Fourteen years later and even without the help of an indiscreet bouncer it’s safe to say the secret is out. The bar has outposts in Singapore, Miami, Hong Kong and Los Angeles. Walk down the stairs off Barrack Street in the Sydney CBD into the first Australian branch, and chances are you’ll find the place pumping, the bar thronged, the larger dining area packed and the tarot-reader by the door plenty busy.
Fortune teller there may be, but in many ways EO is less about looking into the future and more a love-letter to the heyday of mid-oughts bartending. The stock on the back-bar isn’t wildly extensive or deep (at least not by the standards set by near neighbours the Baxter Inn and Lobo Plantation), and the drinks under the EO Classics section of the list read fresh and fruity: the vodka, elderflower liqueur and blackberry purée of the Amelia, say, or the strawberries and vanilla with gin and Champagne in the Fraise Sauvage.

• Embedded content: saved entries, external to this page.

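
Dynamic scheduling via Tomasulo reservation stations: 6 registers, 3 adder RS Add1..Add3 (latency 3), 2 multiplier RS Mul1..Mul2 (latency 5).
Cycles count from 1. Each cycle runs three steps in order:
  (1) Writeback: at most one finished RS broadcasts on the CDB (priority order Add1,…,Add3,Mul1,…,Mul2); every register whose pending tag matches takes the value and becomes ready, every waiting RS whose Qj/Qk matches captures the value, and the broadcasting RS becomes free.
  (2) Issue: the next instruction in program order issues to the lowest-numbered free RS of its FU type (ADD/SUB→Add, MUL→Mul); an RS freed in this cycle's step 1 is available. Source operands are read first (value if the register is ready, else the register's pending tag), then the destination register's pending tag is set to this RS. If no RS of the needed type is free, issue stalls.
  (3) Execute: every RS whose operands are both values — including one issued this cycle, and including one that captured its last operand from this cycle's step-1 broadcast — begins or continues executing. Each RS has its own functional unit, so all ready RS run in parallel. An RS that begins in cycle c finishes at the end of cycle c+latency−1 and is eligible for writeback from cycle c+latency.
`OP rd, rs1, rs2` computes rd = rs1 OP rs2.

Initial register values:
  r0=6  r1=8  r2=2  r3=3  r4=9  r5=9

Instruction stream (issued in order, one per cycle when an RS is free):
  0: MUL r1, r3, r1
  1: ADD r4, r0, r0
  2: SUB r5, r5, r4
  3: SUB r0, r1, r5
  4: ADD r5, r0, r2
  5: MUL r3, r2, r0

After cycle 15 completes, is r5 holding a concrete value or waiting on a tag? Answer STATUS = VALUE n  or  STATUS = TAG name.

  c1: issue MUL r1<-Mul1  regs: r0:6,r1:Mul1,r2:2,r3:3,r4:9,r5:9
  c2: issue ADD r4<-Add1  regs: r0:6,r1:Mul1,r2:2,r3:3,r4:Add1,r5:9
  c3: issue SUB r5<-Add2  regs: r0:6,r1:Mul1,r2:2,r3:3,r4:Add1,r5:Add2
  c4: issue SUB r0<-Add3  regs: r0:Add3,r1:Mul1,r2:2,r3:3,r4:Add1,r5:Add2
  c5: CDB Add1=12; issue ADD r5<-Add1  regs: r0:Add3,r1:Mul1,r2:2,r3:3,r4:12,r5:Add1
  c6: CDB Mul1=24; issue MUL r3<-Mul1  regs: r0:Add3,r1:24,r2:2,r3:Mul1,r4:12,r5:Add1
  c7: -  regs: r0:Add3,r1:24,r2:2,r3:Mul1,r4:12,r5:Add1
  c8: CDB Add2=-3  regs: r0:Add3,r1:24,r2:2,r3:Mul1,r4:12,r5:Add1
  c9: -  regs: r0:Add3,r1:24,r2:2,r3:Mul1,r4:12,r5:Add1
  c10: -  regs: r0:Add3,r1:24,r2:2,r3:Mul1,r4:12,r5:Add1
  c11: CDB Add3=27  regs: r0:27,r1:24,r2:2,r3:Mul1,r4:12,r5:Add1
  c12: -  regs: r0:27,r1:24,r2:2,r3:Mul1,r4:12,r5:Add1
  c13: -  regs: r0:27,r1:24,r2:2,r3:Mul1,r4:12,r5:Add1
  c14: CDB Add1=29  regs: r0:27,r1:24,r2:2,r3:Mul1,r4:12,r5:29
  c15: -  regs: r0:27,r1:24,r2:2,r3:Mul1,r4:12,r5:29

STATUS = VALUE 29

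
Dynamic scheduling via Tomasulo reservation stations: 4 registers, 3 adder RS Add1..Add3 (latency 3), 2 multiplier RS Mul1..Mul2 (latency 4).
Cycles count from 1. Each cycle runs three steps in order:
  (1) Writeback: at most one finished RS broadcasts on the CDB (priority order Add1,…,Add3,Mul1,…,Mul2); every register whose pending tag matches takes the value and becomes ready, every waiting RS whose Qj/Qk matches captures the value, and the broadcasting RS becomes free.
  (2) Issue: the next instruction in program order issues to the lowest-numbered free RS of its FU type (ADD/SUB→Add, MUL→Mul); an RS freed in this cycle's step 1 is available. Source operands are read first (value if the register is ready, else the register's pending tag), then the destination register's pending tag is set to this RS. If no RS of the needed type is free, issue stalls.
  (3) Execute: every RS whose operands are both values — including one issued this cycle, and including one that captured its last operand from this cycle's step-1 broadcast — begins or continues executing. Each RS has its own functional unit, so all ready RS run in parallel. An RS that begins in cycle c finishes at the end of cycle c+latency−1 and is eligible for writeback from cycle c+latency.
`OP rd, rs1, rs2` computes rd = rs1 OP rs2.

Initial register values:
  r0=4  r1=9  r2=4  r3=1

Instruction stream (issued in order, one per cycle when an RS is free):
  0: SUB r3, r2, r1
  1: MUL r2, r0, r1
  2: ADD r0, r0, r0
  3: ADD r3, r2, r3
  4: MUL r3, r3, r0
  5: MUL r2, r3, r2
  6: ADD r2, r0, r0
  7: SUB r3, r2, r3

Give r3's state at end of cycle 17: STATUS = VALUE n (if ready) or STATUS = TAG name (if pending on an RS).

STATUS = VALUE -232

c1: issue SUB r3<-Add1 | r0:4,r1:9,r2:4,r3:Add1
c2: issue MUL r2<-Mul1 | r0:4,r1:9,r2:Mul1,r3:Add1
c3: issue ADD r0<-Add2 | r0:Add2,r1:9,r2:Mul1,r3:Add1
c4: CDB Add1=-5; issue ADD r3<-Add1 | r0:Add2,r1:9,r2:Mul1,r3:Add1
c5: issue MUL r3<-Mul2 | r0:Add2,r1:9,r2:Mul1,r3:Mul2
c6: CDB Add2=8; stall | r0:8,r1:9,r2:Mul1,r3:Mul2
c7: CDB Mul1=36; issue MUL r2<-Mul1 | r0:8,r1:9,r2:Mul1,r3:Mul2
c8: issue ADD r2<-Add2 | r0:8,r1:9,r2:Add2,r3:Mul2
c9: issue SUB r3<-Add3 | r0:8,r1:9,r2:Add2,r3:Add3
c10: CDB Add1=31 | r0:8,r1:9,r2:Add2,r3:Add3
c11: CDB Add2=16 | r0:8,r1:9,r2:16,r3:Add3
c12: - | r0:8,r1:9,r2:16,r3:Add3
c13: - | r0:8,r1:9,r2:16,r3:Add3
c14: CDB Mul2=248 | r0:8,r1:9,r2:16,r3:Add3
c15: - | r0:8,r1:9,r2:16,r3:Add3
c16: - | r0:8,r1:9,r2:16,r3:Add3
c17: CDB Add3=-232 | r0:8,r1:9,r2:16,r3:-232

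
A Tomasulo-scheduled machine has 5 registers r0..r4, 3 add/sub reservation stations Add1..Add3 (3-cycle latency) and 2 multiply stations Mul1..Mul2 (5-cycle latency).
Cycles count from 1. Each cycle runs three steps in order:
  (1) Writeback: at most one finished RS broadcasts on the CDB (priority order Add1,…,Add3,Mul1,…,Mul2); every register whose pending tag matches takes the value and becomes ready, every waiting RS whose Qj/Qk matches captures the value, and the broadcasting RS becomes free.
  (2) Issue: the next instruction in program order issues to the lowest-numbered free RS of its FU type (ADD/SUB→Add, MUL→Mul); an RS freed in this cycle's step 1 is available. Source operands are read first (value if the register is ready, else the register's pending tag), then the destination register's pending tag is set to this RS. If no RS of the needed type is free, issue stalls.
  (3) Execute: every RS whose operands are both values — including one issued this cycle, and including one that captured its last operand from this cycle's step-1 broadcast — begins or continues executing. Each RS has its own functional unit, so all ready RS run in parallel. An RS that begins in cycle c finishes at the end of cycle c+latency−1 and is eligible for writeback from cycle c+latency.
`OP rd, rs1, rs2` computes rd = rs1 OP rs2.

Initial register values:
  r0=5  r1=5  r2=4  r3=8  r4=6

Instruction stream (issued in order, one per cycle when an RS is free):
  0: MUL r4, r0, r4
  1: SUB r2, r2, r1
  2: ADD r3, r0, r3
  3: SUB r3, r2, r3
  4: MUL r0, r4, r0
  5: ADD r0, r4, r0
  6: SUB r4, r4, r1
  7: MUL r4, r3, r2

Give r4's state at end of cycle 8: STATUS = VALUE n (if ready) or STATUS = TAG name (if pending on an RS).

STATUS = TAG Mul1

c1: issue MUL r4<-Mul1 | r0:5,r1:5,r2:4,r3:8,r4:Mul1
c2: issue SUB r2<-Add1 | r0:5,r1:5,r2:Add1,r3:8,r4:Mul1
c3: issue ADD r3<-Add2 | r0:5,r1:5,r2:Add1,r3:Add2,r4:Mul1
c4: issue SUB r3<-Add3 | r0:5,r1:5,r2:Add1,r3:Add3,r4:Mul1
c5: CDB Add1=-1; issue MUL r0<-Mul2 | r0:Mul2,r1:5,r2:-1,r3:Add3,r4:Mul1
c6: CDB Add2=13; issue ADD r0<-Add1 | r0:Add1,r1:5,r2:-1,r3:Add3,r4:Mul1
c7: CDB Mul1=30; issue SUB r4<-Add2 | r0:Add1,r1:5,r2:-1,r3:Add3,r4:Add2
c8: issue MUL r4<-Mul1 | r0:Add1,r1:5,r2:-1,r3:Add3,r4:Mul1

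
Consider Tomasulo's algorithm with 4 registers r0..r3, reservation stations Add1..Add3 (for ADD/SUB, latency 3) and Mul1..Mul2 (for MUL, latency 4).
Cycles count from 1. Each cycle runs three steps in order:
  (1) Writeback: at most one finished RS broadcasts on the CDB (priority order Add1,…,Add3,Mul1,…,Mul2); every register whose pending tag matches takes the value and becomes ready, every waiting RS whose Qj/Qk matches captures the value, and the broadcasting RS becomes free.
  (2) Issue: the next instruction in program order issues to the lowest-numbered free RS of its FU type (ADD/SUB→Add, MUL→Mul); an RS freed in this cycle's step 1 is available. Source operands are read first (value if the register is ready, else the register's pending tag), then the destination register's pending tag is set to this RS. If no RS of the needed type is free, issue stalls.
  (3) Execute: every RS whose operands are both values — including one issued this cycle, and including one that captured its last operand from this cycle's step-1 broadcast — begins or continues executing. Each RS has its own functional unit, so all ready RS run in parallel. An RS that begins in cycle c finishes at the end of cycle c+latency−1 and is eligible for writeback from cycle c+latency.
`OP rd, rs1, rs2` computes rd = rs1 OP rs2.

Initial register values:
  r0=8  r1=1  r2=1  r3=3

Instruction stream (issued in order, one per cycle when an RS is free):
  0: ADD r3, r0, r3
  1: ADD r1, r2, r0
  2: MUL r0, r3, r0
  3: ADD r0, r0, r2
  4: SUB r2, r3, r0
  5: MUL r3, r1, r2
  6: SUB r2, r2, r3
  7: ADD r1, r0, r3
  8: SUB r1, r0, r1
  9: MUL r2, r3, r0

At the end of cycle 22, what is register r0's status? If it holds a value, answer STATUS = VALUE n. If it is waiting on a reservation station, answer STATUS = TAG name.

cycle 1: issue ADD r3<-Add1 // r0:8,r1:1,r2:1,r3:Add1
cycle 2: issue ADD r1<-Add2 // r0:8,r1:Add2,r2:1,r3:Add1
cycle 3: issue MUL r0<-Mul1 // r0:Mul1,r1:Add2,r2:1,r3:Add1
cycle 4: CDB Add1=11; issue ADD r0<-Add1 // r0:Add1,r1:Add2,r2:1,r3:11
cycle 5: CDB Add2=9; issue SUB r2<-Add2 // r0:Add1,r1:9,r2:Add2,r3:11
cycle 6: issue MUL r3<-Mul2 // r0:Add1,r1:9,r2:Add2,r3:Mul2
cycle 7: issue SUB r2<-Add3 // r0:Add1,r1:9,r2:Add3,r3:Mul2
cycle 8: CDB Mul1=88; stall // r0:Add1,r1:9,r2:Add3,r3:Mul2
cycle 9: stall // r0:Add1,r1:9,r2:Add3,r3:Mul2
cycle 10: stall // r0:Add1,r1:9,r2:Add3,r3:Mul2
cycle 11: CDB Add1=89; issue ADD r1<-Add1 // r0:89,r1:Add1,r2:Add3,r3:Mul2
cycle 12: stall // r0:89,r1:Add1,r2:Add3,r3:Mul2
cycle 13: stall // r0:89,r1:Add1,r2:Add3,r3:Mul2
cycle 14: CDB Add2=-78; issue SUB r1<-Add2 // r0:89,r1:Add2,r2:Add3,r3:Mul2
cycle 15: issue MUL r2<-Mul1 // r0:89,r1:Add2,r2:Mul1,r3:Mul2
cycle 16: - // r0:89,r1:Add2,r2:Mul1,r3:Mul2
cycle 17: - // r0:89,r1:Add2,r2:Mul1,r3:Mul2
cycle 18: CDB Mul2=-702 // r0:89,r1:Add2,r2:Mul1,r3:-702
cycle 19: - // r0:89,r1:Add2,r2:Mul1,r3:-702
cycle 20: - // r0:89,r1:Add2,r2:Mul1,r3:-702
cycle 21: CDB Add1=-613 // r0:89,r1:Add2,r2:Mul1,r3:-702
cycle 22: CDB Add3=624 // r0:89,r1:Add2,r2:Mul1,r3:-702

STATUS = VALUE 89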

Elsewhere on the list, avocado makes an appearance with pisco in the Down Payment, a drink that comes with a dollar sign stencilled on its surface in coffee, just in case the name (a reference, presumably, to millennial mortgage woes) doesn’t drive the point home. The avocado is inoffensive, and deployed along with aquafaba, the froth from chickpea-cooking water used as a vegan substitution for eggwhite, gives the drink a velvet luxury.
The bar itself is brass and gleaming, the garnishes laid out on it in heavy tumblers. The music is ’80s pop, and the bartenders wear chef’s jackets with the word “Bartender” embroidered where a person’s name might go. Framed artworks underline the ’20s connection with images of zeppelins and flappers.
The prices are Sydney, now; those classics are $22, while a Manhattan, made well with Knob Creek rye and tweaked with Grand Marnier in addition to the sweet vermouth, will set you back $25. Wines by the glass sit for the most part above the $20 mark, and most bottles are north of $100.
The quality of the service generally seems to lean more towards the well-meaning than the rigorous. Better crowd control, especially with regard to welcoming customers, and working out how to put the drinks into the hands of the punters a bit quicker would make for a more pleasing ride, but the party vibe is easy to like.
Food is by no means a mere cheese-plate-and-olives affair (though both those things are on offer). If capsicum gel with the roasted eggplant and pesto, or serving the chicken liver pâté as brûlée makes you think the kitchen might be trying a little too hard, or if the addition of truffle oil to an otherwise handsome grilled mozzarella sandwich puts you off, take consolation in the choice of Brickfields for the bread and Pepe Saya for the butter and in the offer of Bloody Mary mix as a dressing for the oysters. Crisp saltbush leaves, meanwhile, make a winning complement to fried Clarence River calamari.
The full menu runs from five to 11pm, the bar menu runs to three in the morning and, as with all Employees Only bars, complimentary chicken soup is doled out to the faithful at closing time.
And what of the psychic? Nardine, the tarot reader on duty when we slipped into the booth, was great company, rocking an Osho Zen-tarot deck. Our first card? Adventure.